# Jan 7th Eden Prairie MN - Model 3 Viewing



## mbrucem (May 29, 2017)

All,

Final reminder! Tomorrow, January 7th from 9 - 10:30 at the Eden Prairie, MN Original Pancake House, I will bring my Model 3 for viewing. Hope to meet a lot of new friends and aficionados!


----------



## SoFlaModel3 (Apr 15, 2017)

mbrucem said:


> All,
> 
> Final reminder! Tomorrow, January 7th from 9 - 10:30 at the Eden Prairie, MN Original Pancake House, I will bring my Model 3 for viewing. Hope to meet a lot of new friends and aficionados!

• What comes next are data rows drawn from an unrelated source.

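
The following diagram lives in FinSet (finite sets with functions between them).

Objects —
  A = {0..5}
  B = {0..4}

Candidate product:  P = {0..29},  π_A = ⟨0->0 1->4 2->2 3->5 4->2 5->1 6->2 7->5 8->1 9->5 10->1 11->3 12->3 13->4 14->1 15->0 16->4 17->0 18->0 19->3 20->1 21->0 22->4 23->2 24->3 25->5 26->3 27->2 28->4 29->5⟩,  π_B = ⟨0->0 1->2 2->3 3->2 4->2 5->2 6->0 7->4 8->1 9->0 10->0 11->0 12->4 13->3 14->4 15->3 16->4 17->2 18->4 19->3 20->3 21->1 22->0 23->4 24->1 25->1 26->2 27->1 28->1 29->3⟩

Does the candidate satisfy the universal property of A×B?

Answer: VALID PRODUCT

Derivation:
|A|·|B| = 6·5 = 30;  |P| = 30
Check the pairing map k ↦ (π_A(k), π_B(k)):
  0 -> (0,0)
  1 -> (4,2)
  2 -> (2,3)
  3 -> (5,2)
  4 -> (2,2)
  5 -> (1,2)
  6 -> (2,0)
  7 -> (5,4)
  8 -> (1,1)
  9 -> (5,0)
  10 -> (1,0)
  11 -> (3,0)
  12 -> (3,4)
  13 -> (4,3)
  14 -> (1,4)
  15 -> (0,3)
  16 -> (4,4)
  17 -> (0,2)
  18 -> (0,4)
  19 -> (3,3)
  20 -> (1,3)
  21 -> (0,1)
  22 -> (4,0)
  23 -> (2,4)
  24 -> (3,1)
  25 -> (5,1)
  26 -> (3,2)
  27 -> (2,1)
  28 -> (4,1)
  29 -> (5,3)
distinct pairs in image: 30 / 30 needed
  → bijection onto A×B; projections well-typed.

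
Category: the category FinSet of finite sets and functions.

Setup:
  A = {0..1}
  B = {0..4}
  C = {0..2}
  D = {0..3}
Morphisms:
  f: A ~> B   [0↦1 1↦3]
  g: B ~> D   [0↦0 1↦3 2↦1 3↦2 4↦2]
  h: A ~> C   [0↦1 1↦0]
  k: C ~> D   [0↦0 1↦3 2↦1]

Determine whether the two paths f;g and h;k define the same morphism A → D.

1) trace f;g:
  0 f~>1 g~>3
  1 f~>3 g~>2
  result₁ = [0↦3 1↦2]
2) trace h;k:
  0 h~>1 k~>3
  1 h~>0 k~>0
  result₂ = [0↦3 1↦0]
Equal? NO — does not commute

Answer: DOES NOT COMMUTE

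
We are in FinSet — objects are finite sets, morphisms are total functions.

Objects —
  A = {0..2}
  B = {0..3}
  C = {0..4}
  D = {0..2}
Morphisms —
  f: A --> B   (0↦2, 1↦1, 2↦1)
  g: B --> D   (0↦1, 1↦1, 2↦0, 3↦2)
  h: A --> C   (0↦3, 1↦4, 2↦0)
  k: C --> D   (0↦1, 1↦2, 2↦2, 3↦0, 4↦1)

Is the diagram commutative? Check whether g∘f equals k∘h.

Answer: COMMUTES

Derivation:
Along f;g (path 1):
  0 f-->2 g-->0
  1 f-->1 g-->1
  2 f-->1 g-->1
  ⟦path⟧₁ = (0↦0, 1↦1, 2↦1)
Along h;k (path 2):
  0 h-->3 k-->0
  1 h-->4 k-->1
  2 h-->0 k-->1
  ⟦path⟧₂ = (0↦0, 1↦1, 2↦1)
Equal? same morphism ✓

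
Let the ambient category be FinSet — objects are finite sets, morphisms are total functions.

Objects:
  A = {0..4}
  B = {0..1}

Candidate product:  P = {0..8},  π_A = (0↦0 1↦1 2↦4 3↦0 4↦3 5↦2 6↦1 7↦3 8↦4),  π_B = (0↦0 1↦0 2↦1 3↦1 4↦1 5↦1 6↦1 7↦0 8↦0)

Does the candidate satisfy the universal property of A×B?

Answer: NOT A VALID PRODUCT — |P|=9 ≠ |A|·|B|=10

Work:
|A|·|B| = 5·2 = 10;  |P| = 9
  → cardinalities differ; no bijection possible.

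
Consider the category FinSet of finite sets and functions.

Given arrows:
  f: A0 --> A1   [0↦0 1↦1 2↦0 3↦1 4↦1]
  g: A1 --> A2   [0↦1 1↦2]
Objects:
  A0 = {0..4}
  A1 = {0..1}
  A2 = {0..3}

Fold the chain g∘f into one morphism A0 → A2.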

Nice of you - hope everyone has fun!


----------



## Love (Sep 13, 2017)

mbrucem said:


> All,
> 
> Final reminder! Tomorrow, January 7th from 9 - 10:30 at the Eden Prairie, MN Original Pancake House, I will bring my Model 3 for viewing. Hope to meet a lot of new friends and aficionados!

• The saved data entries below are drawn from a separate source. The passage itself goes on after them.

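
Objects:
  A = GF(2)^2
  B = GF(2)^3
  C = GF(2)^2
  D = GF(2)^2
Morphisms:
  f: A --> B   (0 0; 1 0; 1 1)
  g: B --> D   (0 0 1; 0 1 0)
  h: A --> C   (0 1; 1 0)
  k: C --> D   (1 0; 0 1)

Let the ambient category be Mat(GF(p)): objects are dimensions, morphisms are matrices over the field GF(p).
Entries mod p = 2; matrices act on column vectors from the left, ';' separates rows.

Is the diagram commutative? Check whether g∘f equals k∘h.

Answer: DOES NOT COMMUTE

Work:
Path 1 = f;g:
  e0=⟨1,0⟩ f-->⟨0,1,1⟩ g-->⟨1,1⟩
  e1=⟨0,1⟩ f-->⟨0,0,1⟩ g-->⟨1,0⟩
  result₁ = (1 1; 1 0)
Path 2 = h;k:
  e0=⟨1,0⟩ h-->⟨0,1⟩ k-->⟨0,1⟩
  e1=⟨0,1⟩ h-->⟨1,0⟩ k-->⟨1,0⟩
  result₂ = (0 1; 1 0)
Equal? NO — does not commute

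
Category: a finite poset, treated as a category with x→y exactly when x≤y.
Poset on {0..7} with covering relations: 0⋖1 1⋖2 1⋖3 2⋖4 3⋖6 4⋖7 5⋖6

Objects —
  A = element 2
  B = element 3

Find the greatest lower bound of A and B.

Common predecessors of 2,3: {0,1}
  0 ≤ 1
  1 ≤ 1
glb = 1

Answer: A∧B = 1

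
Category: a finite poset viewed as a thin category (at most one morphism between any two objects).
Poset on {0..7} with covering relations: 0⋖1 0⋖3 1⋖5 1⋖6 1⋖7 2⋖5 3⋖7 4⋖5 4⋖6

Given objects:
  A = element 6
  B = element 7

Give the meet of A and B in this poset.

Answer: A∧B = 1

Derivation:
Common predecessors of 6,7: {0,1}
  0 ⊑ 1
  1 ⊑ 1
glb = 1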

How did it go? Did you have a good turnout? I trust everyone was all smiles and had an enjoyable time?


----------



## SoFlaModel3 (Apr 15, 2017)

Lovesword said:


> How did it go? Did you have a good turnout? I trust everyone was all smiles and had an enjoyable time?

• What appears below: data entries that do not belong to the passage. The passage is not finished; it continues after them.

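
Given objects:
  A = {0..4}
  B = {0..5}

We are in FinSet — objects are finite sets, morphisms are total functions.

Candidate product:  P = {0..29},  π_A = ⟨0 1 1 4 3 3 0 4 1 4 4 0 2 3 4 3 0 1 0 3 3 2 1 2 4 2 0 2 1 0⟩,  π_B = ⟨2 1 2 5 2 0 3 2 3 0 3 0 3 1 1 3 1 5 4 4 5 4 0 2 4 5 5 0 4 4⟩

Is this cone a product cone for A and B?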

Lots of pictures on Twitter, which I'm now struggling to find. Looked like a fun time!!


----------



## Wilson (Jun 2, 2017)

There was a decent crowd around the car when I was there, smiles all around! So good to finally sit in one. Comfortable seats, quality interior, sharp looking car. As others have said, makes me more excited to get mine. Thanks again Bruce for sharing your car and standing around in the cold so others could see it!


----------



## hazSolar (Aug 4, 2017)

I take like a week off of stalking this forum and miss something like this. I found the pics last week, but didn't see the notice here in time. I'd love to sit in a 3 before ordering, just to see how much adjustment are in the seats. Being tall with long legs, I want to know I can get thigh support, otherwise things like my 8 hour trip (snow added 2hours) across the state yesterday are even less fun.


----------



## John Kuzma (Mar 24, 2017)

Gak - I missed the gathering! It was even in my color... 

John


----------



## LucyferSam (Sep 13, 2017)

I'll be taking delivery of my blue 3 in Eden Prairie @noon this Fri (the 19th), so for those of you how missed seeing Bruce's car are welcome to come by and have a look at it after I take delivery (assume that process will take ~1/2 hour, willing to hang out at the service station for another 1/2 hour to an hour)


----------



## John Kuzma (Mar 24, 2017)

That's very kind of you. I'll see if I can get away from work for a little bit.


----------



## hazSolar (Aug 4, 2017)

LucyferSam said:


> I'll be taking delivery of my blue 3 in Eden Prairie @noon this Fri (the 19th), so for those of you how missed seeing Bruce's car are welcome to come by and have a look at it after I take delivery (assume that process will take ~1/2 hour, willing to hang out at the service station for another 1/2 hour to an hour)


I would love to make it up there, but probably shouldn't take a half day off to come see it. Just out of curiosity, which wheels did you order? From day 1, I loved the look of the blue, but not sure on how it'll look with Aero's.


----------



## LucyferSam (Sep 13, 2017)

hazSolar said:


> I would love to make it up there, but probably shouldn't take a half day off to come see it. Just out of curiosity, which wheels did you order? From day 1, I loved the look of the blue, but not sure on how it'll look with Aero's.


I ordered it with the Aeros, the option of the little bit of extra efficiency/range was too much to pass up, plus I can always take the covers off.

Due to timing with the service dept to take a look at the model S, I've moved my delivery time up to 10am and am still glad to stick around for awhile to give people a chance to check out the car. Will probably be in the Twin Cities area for most of the day before driving back down to IA. I'll post here if I know I'm going to be anywhere for an extended period of time if it makes it easier for anyone who wants to see it.


----------



## hazSolar (Aug 4, 2017)

How big is that grin right now? Wish I could see it and the car. You'll have a fun drive home later today.


----------



## LucyferSam (Sep 13, 2017)

hazSolar said:


> How big is that grin right now? Wish I could see it and the car. You'll have a fun drive home later today.


Sightly past ear to ear! Can't wait for the drive home.


----------



## John Kuzma (Mar 24, 2017)

Congratulations! I wasn't able to get away from work, but the car looks beautiful (and is making me wonder if should reconsider my decision to get Midnight Silver ).


----------